STIR-FRY HOT CHICKEN

Ingredients:
4 skinless chicken breasts, diced into 1/3-inch/8ml cubes
1/2 tsp. salt
1 sweet red pepper, diced
4 Tbs. olive or canola oil
2 dried chili peppers
1 Tbs. chopped onion
1 slice chopped root ginger
1 Tbs. low-sodium soy sauce
2 tsp. tomato concentrate
2 Tbs. sherry
1/4 chicken bouillon cube dissolved in 1 Tbs. hot water
Recipe:
1. Rub salt in chicken pieces. Heat 2 tablespoons oil in pan.
2. Add the chicken and stir-fry for 2 minutes and remove.
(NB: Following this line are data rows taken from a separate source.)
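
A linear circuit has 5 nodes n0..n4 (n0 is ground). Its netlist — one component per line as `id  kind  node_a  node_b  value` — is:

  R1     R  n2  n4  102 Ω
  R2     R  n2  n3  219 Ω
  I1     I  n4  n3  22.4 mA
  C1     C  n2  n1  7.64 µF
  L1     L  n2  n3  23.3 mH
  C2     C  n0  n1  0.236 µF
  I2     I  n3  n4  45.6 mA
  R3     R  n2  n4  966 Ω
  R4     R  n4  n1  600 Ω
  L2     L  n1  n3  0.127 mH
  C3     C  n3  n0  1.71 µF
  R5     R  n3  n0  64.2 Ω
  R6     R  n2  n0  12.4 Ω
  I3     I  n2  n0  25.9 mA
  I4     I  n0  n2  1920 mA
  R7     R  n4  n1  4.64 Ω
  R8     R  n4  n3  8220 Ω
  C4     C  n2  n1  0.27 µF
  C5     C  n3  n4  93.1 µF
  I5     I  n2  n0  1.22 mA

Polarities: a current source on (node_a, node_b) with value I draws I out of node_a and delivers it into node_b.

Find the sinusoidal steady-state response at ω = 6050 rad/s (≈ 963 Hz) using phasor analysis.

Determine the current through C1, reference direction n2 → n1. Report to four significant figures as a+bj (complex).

Element admittances at ω=6050 rad/s:
  Y(R1) = 0.009804+0.000j S between n2,n4
  Y(R2) = 0.004566+0.000j S between n2,n3
  I1: injects 0.0224 A into n3 (from n4)
  Y(C1) = 0.000+0.04622j S between n2,n1
  Y(L1) = 0.000-0.007094j S between n2,n3
  Y(C2) = 0.000+0.001428j S between n0,n1
  I2: injects 0.0456 A into n4 (from n3)
  Y(R3) = 0.001035+0.000j S between n2,n4
  Y(R4) = 0.001667+0.000j S between n4,n1
  Y(L2) = 0.000-1.301j S between n1,n3
  Y(C3) = 0.000+0.01035j S between n3,n0
  Y(R5) = 0.01558+0.000j S between n3,n0
  Y(R6) = 0.08065+0.000j S between n2,n0
  I3: injects 0.0259 A into n0 (from n2)
  I4: injects 1.92 A into n2 (from n0)
  Y(R7) = 0.2155+0.000j S between n4,n1
  Y(R8) = 0.0001217+0.000j S between n4,n3
  Y(C4) = 0.000+0.001633j S between n2,n1
  Y(C5) = 0.000+0.5633j S between n3,n4
  I5: injects 0.00122 A into n0 (from n2)
Assemble and solve the 4×4 MNA system:
  V(n1)=14.88+0.9899j  V(n2)=20.69-2.354j  V(n3)=15.04+0.8344j  V(n4)=15.07+0.7576j

0.1545+0.2687j A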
3. Add the rest of the oil in the pan, and the chili peppers, onion, ginger and sweet pepper; stir-fry for 2 minutes.
4. Add soy sauce, tomato, sherry and chicken bouillon cube; stir-fry for 2 minutes.
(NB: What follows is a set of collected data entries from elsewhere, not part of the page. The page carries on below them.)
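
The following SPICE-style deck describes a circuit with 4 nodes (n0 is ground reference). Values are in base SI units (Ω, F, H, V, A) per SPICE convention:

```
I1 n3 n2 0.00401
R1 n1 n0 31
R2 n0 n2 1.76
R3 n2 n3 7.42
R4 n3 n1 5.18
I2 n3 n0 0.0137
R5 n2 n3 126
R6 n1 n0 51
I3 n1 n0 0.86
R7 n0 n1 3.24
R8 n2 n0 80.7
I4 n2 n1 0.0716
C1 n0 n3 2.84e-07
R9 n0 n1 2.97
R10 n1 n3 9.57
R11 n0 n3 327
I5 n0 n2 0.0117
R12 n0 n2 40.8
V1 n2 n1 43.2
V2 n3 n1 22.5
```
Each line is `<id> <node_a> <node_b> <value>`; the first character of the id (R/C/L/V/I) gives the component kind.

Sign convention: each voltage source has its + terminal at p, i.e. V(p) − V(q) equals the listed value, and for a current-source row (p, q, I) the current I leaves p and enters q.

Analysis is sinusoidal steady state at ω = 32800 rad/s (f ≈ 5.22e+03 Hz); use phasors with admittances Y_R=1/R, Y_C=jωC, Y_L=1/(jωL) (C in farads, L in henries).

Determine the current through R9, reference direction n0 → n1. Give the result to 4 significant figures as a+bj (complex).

Element admittances at ω=32800 rad/s:
  I1: injects 0.00401 A into n2 (from n3)
  Y(R1) = 0.03226+0.000j S between n1,n0
  Y(R2) = 0.5682+0.000j S between n0,n2
  Y(R3) = 0.1348+0.000j S between n2,n3
  Y(R4) = 0.1931+0.000j S between n3,n1
  I2: injects 0.0137 A into n0 (from n3)
  Y(R5) = 0.007937+0.000j S between n2,n3
  Y(R6) = 0.01961+0.000j S between n1,n0
  I3: injects 0.86 A into n0 (from n1)
  Y(R7) = 0.3086+0.000j S between n0,n1
  Y(R8) = 0.01239+0.000j S between n2,n0
  I4: injects 0.0716 A into n1 (from n2)
  Y(C1) = 0.000+0.009315j S between n0,n3
  Y(R9) = 0.3367+0.000j S between n0,n1
  Y(R10) = 0.1045+0.000j S between n1,n3
  Y(R11) = 0.003058+0.000j S between n0,n3
  I5: injects 0.0117 A into n2 (from n0)
  Y(R12) = 0.02451+0.000j S between n0,n2
  V1: constraint V(n2)−V(n1) = 43.2
  V2: constraint V(n3)−V(n1) = 22.5
Assemble and solve the 5×5 MNA system:
  V(n1)=-20.74-0.01257j  V(n2)=22.46-0.01257j  V(n3)=1.762-0.01257j
  i(V1)=-16.60+0.007608j  i(V2)=-3.764-0.01637j

6.983+0.004233j A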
5. Return chicken to the pan and stir-fry for 1 minute.
6. Place in serving dish and serve.
Serves:
4
Notes:
Stir-frying chicken breasts is a better idea than roasting a whole chicken, because you are not tempted to eat the skin which contains harmful saturated fat. Fat content: Each serving has about 18g of fat.